How SAF Was Born

The Self-Alignment Framework (SAF) did not begin in a lab or a classroom. It began in the quiet space of my own reflection.

I grew up in a small village in El Salvador with little access to formal education, but with an endless curiosity about nature and how things fit together. At sixteen, when I moved to the United States, I discovered philosophy. Plato, Aristotle, Kant, Nietzsche — they all shaped me. Even while building a career in technology, philosophy never left me. I kept questioning everything, searching for meaning and structure.

Over time, I realized that values are the foundation. That insight pushed me to reverse-engineer my own thought process. Slowly, a loop emerged: Intellect to discern, Will to decide, Conscience to judge, and Spirit to integrate.
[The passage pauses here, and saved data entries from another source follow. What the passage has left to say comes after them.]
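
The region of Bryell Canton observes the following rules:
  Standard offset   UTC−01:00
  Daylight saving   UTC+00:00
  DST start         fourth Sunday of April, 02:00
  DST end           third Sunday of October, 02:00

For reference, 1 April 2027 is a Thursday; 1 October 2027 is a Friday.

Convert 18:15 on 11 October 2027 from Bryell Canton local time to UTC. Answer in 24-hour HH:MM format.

18:15

1 April 2027 is a Thursday, so the first Sunday is April 4 and the fourth is April 25.
1 October 2027 is a Friday, so the first Sunday is October 3 and the third is October 17.
Daylight saving runs 25 April – 17 October; 11 October 2027 is inside that window, so Bryell Canton is at UTC+00:00.
18:15 local − 0h = 18:15 UTC.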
Thomas Aquinas was my closest companion in this exploration. His account of Intellect and Will closely matched what I was building. But I diverged from him in two ways: I placed Conscience after the Will, as the judge of action, and I introduced Spirit as the integrator and guardian of the loop. Spirit grew out of biblical passages I carried with me, and I had not seen it framed this way elsewhere.

Some may argue that using human-centered terms in AI is anthropomorphic. Yet the truth is that SAF was conceived before the age of AI. It was never meant to be an “AI framework.” It was meant to be a map of the human cognitive process. AI simply became the quickest way to test whether this framework really works.

SAF is not about giving machines souls or creating moral agency like our own. It is about creating faithful moral actors or personas, as I call them in SAFi that act on their principles with transparency, coherence, and integrity.